Check: Text file format valid

NCEAS / metadig-rake

MetaDIG rake, a cross-domain QA/QC library

Apache License 2.0

2 stars 0 forks source link

Check: Text file format valid #2

Closed jeanetteclark closed 1 year ago

jeanetteclark commented 2 years ago

Purpose

This check will look to see if a tabular data file in a text format can be parsed.

Components

is a text format (boolean)
file name
distribution URL
number of header lines
delimiter

Result

SUCCESS: if one or more files are parsed correctly or no text files exist FAILURE: if no files can be parsed ERROR: if files cannot be accessed

mbjones commented 2 years ago

@jeanetteclark ERROR is reserved for when the test fails to run (e.g. the network is down). An ERROR indicates a bug in the system, not a data driven failure. When a test runs to completion, it should always return SUCCESS or FAILURE based on the content evaluation. Happy to discuss.

jeanetteclark commented 2 years ago

Okay that makes sense. I'll move the "no text files exist" case to success

jeanetteclark commented 1 year ago

This check is nearly done - need to do some work to make the mechanism for retrieving data pids (and thus URLs/paths) for data access consistent with what I did for the data format check

mbjones commented 1 year ago

Great! Can you define 'text'? Do you mean ASCII? UTF-8? UTF-16? Other unicode encodings? Windows cp-1252?

jeanetteclark commented 1 year ago

so I've been thinking the name should probably be changed, since this check is really about delimited text files (csv, tsv) and doesn't deal with encodings at all. Files are identified by looking in the metadata for entities with a physical/dataFormat/textFormat element. I think though that we should probably be checking on formatId instead. Happy to hear your thoughts

mbjones commented 1 year ago

Aha, that makes sense. Yes, I think using formatId of text/csv for example makes sense to apply this test. How about naming it something more like data.table-text-delimited.well-formed? See naming discussion in #15 .

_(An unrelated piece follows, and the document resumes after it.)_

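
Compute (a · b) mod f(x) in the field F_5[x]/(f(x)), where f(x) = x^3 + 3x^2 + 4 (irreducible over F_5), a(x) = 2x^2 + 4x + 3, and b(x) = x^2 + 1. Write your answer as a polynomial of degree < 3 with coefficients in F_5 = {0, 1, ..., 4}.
a · b ≡ x^2 + x + 1 (mod f(x))

Multiply in F_5[x]: a(x)·b(x) = (2x^2 + 4x + 3)·(x^2 + 1) = 2x^4 + 4x^3 + 4x + 3. This has degree ≥ 3, so divide by f(x) over F_5: 2x^4 + 4x^3 + 4x + 3 = (2x + 3)·(x^3 + 3x^2 + 4) + (x^2 + x + 1). Hence a·b ≡ x^2 + x + 1 (mod f). (F_5[x]/(f) is a field with 5^3 = 125 elements since f is irreducible of degree 3.)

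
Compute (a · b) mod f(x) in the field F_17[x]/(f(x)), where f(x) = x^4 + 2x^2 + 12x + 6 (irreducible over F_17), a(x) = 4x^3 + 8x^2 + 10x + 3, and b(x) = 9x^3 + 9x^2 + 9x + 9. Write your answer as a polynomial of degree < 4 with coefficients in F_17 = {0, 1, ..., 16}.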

Some related tests might be metadata.formatId.congruent (to test if the formatId and the values inside the metadata format fields like physical/dataFormat match) and data.format.congruent (to test if the data format found in the file matches what is claimed in the metadata formatId.

jeanetteclark commented 1 year ago

check has been renamed and restructured @c47b03c8c

going to close this one for now